# Hubby wants a donkey



## AragoASB (Jul 12, 2020)

I would prefer a mini donkey. Especially for packing his tools or piknik lunches/

One time I was staying at the Point Reyes Natl Seashore horse camp. A truck and trailer pulled in driven by a woman and she had her young daughters, and three horses and a little white donkey jenny in the stock trailer. I chatted with them as they saddled up and loaded the donkey's packsaddle with a lavish piknik lunch, Then they rode off through the woods for the beach. A few hours later they came back and I asked the mom how it was. She laughed. She said the donkey jammed the packsaddle panniers between two trees. They did not notice the donkey was missing until she started braying.
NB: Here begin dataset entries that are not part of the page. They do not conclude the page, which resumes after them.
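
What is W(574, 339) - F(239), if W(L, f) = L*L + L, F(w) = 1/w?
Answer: 78881949/239 ≈ 3.3005e+5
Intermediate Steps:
W(L, f) = L + L² (W(L, f) = L² + L = L + L²)
W(574, 339) - F(239) = 574*(1 + 574) - 1/239 = 574*575 - 1*1/239 = 330050 - 1/239 = 78881949/239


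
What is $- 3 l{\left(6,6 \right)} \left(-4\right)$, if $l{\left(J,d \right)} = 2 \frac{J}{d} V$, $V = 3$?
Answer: $72$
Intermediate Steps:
$l{\left(J,d \right)} = \frac{6 J}{d}$ ($l{\left(J,d \right)} = 2 \frac{J}{d} 3 = \frac{2 J}{d} 3 = \frac{6 J}{d}$)
$- 3 l{\left(6,6 \right)} \left(-4\right) = - 3 \cdot 6 \cdot 6 \cdot \frac{1}{6} \left(-4\right) = \left(-3\right) 6 \left(-4\right) = \left(-18\right) \left(-4\right) = 72$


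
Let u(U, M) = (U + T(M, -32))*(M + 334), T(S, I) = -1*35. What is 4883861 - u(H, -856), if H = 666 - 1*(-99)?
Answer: 5264921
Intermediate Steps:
T(S, I) = -35
H = 765 (H = 666 + 99 = 765)
u(U, M) = (-35 + U)*(334 + M) (u(U, M) = (U - 35)*(M + 334) = (-35 + U)*(334 + M))
4883861 - u(H, -856) = 4883861 - (-11690 - 35*(-856) + 334*765 - 856*765) = 4883861 - (-11690 + 29960 + 255510 - 654840) = 4883861 - 1*(-381060) = 4883861 + 381060 = 5264921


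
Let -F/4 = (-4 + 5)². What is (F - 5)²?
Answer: 81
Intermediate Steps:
F = -4 (F = -4*(-4 + 5)² = -4*1² = -4*1 = -4)
(F - 5)² = (-4 - 5)² = (-9)² = 81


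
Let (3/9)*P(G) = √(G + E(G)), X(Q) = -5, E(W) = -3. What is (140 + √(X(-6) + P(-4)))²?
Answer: (140 + √(-5 + 3*I*√7))² ≈ 20009.0 + 758.76*I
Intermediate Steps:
P(G) = 3*√(-3 + G) (P(G) = 3*√(G - 3) = 3*√(-3 + G))
(140 + √(X(-6) + P(-4)))² = (140 + √(-5 + 3*√(-3 - 4)))² = (140 + √(-5 + 3*√(-7)))² = (140 + √(-5 + 3*(I*√7)))² = (140 + √(-5 + 3*I*√7))²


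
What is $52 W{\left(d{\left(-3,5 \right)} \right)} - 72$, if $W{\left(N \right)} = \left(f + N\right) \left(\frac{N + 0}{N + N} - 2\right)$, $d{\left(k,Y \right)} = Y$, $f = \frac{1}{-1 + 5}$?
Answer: $- \frac{963}{2} \approx -481.5$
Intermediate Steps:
$f = \frac{1}{4} \approx 0.25$
$W{\left(N \right)} = - \frac{3}{8} - \frac{3 N}{2}$ ($W{\left(N \right)} = \left(\frac{1}{4} + N\right) \left(\frac{N + 0}{N + N} - 2\right) = \left(\frac{1}{4} + N\right) \left(\frac{N}{2 N} - 2\right) = \left(\frac{1}{4} + N\right) \left(N \frac{1}{2 N} - 2\right) = \left(\frac{1}{4} + N\right) \left(\frac{1}{2} - 2\right) = \left(\frac{1}{4} + N\right) \left(- \frac{3}{2}\right) = - \frac{3}{8} - \frac{3 N}{2}$)
$52 W{\left(d{\left(-3,5 \right)} \right)} - 72 = 52 \left(- \frac{3}{8} - \frac{15}{2}\right) - 72 = 52 \left(- \frac{63}{8}\right) - 72 = - \frac{819}{2} - 72 = - \frac{963}{2}$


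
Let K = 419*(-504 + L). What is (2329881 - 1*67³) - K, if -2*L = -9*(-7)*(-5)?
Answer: 4348603/2 ≈ 2.1743e+6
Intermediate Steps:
L = 315/2 (L = -(-9*(-7))*(-5)/2 = -63*(-5)/2 = -½*(-315) = 315/2 ≈ 157.50)
K = -290367/2 (K = 419*(-504 + 315/2) = 419*(-693/2) = -290367/2 ≈ -1.4518e+5)
(2329881 - 1*67³) - K = (2329881 - 1*67³) - 1*(-290367/2) = (2329881 - 1*300763) + 290367/2 = (2329881 - 300763) + 290367/2 = 2029118 + 290367/2 = 4348603/2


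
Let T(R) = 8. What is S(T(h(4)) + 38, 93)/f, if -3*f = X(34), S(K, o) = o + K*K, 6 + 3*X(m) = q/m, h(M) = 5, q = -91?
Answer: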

That is one of the funniest things about donkeys, that noise they make. So they got the donkey loose and made it to the beach. Then the girls and the donkey went swimming. Swimming?, I asked. Yes, she said. The donkey always goes swimming whenever we do to the beach. We just let her loose.


----------



## newtrailriders (Apr 2, 2017)

@AragoASB 

That is cracking me up! I should not have read your reply while laying in bed next to my sleeping husband. I so badly wanted to wake him up and read it to him! I'm just picturing that donkey stuck between the trees hee hawing frantically! Then running in and out of the water with the kids like a dog LOL! 

We can get two and name them Heidi and Hodee (Donkey Hodee, get it?). I told DH that he can train one or both to pull a cart, that way if his 4-wheeler that he uses to haul horse poop to the poop pile ever breaks down, the donkey can haul it for him. He can build a cart with a tilt trailer in the back, and a seat in the front for him. Also I could bring the donkey with me on my horse camping trips with the girls, to carry our lunches and help me clean the paddock!

All our neighbors are retired and have horses. I'm the only one in the neighborhood who isn't retired. They all have side by sides and go visiting with them. DH doesn't have a side by side.....he'll have to go visiting with the donkey cart!


----------



## ACinATX (Sep 12, 2018)

The place where I board has mini donkeys and the barn owner has poorly-behaved dogs. They harass the donkeys and the donkeys run away. Is your husband's dog well-behaved? If he sees a squirrel and he's told to not chase it, will he? It's possible that the dog and donkey might become friends, though.

The donkeys are pretty friendly. I halter broke them and found them very easy to train. They could carry around tools, but I'm not sure that following him around all day would be realistic. Like horses and unlike dogs, they have to spend a fair amount of their day eating.

That's my limited experience.


----------



## egrogan (Jun 1, 2011)

We have to ride by a field with two mini donks on the way to good trails. My poor horse is convinced they are monsters put on this world to eat her. _Especially _if you can hear them braying as we approach. One time we were about 1/2 mile down the road, not even in sight of the mini donk pasture yet, but we could hear them braying and I don't think I've ever seen my mare's eyes bugging out of her eyes that widely!! On the other hand, one of my other mares lived for years with two mini donks as her only companions and loves all small creatures. So I think it's a toss up how horses will react. But, if you don't know if your horses have experience with them, just make sure that initial sightings and introductions happen in a safe place that can handle freaking out, should it occur. 

Your husband sounds like a kind soul


----------



## tinyliny (Oct 31, 2009)

A friend of mine has two mini donkeys . (and a handful of other equines). She said that donkeys, in particular minis, need to have a mate of their own species. So, tell hubby hee is getting two minis.


----------



## newtrailriders (Apr 2, 2017)

@ACinATX I called and spoke with the woman from the rescue this morning and told her about DH's dog and she said until DH can train Rosie better it's not going to be safe to get a donkey. She said the donkeys will actively go after dogs, not just give them a warning to tell them to "beat it." Rosie is a heeler/pointer mix and high energy. She leaves the horses alone for the most part but sometimes when she's feeling particularly hyper she makes a game of yipping at them and running around them until they chase her off. She chases him on the 4-wheeler yipping and running in circles around him. So - it sounds like he's got some work to do before he can get his donkey. He loves his dog!

There would be plenty for a donkey to eat wherever DH happens to be working but I'm sure the donkey would rather be with it's buddies.

@egrogan I think I'd panic if my horse was that scared while I was on her! My heart would be pounding right out of my chest! Yes DH is very kind and adores animals.

@tinyliny I'm pretty sure he wouldn't object. I made the mistake of mentioning that our two empty pastures could be used to fatten up some rescue donkeys. I wish I wouldn't have mentioned that. He was all over that idea. Maybe if I don't mention it again and pretend I can't hear him whenever he says "donkey," he'll forget? Joking of course.


----------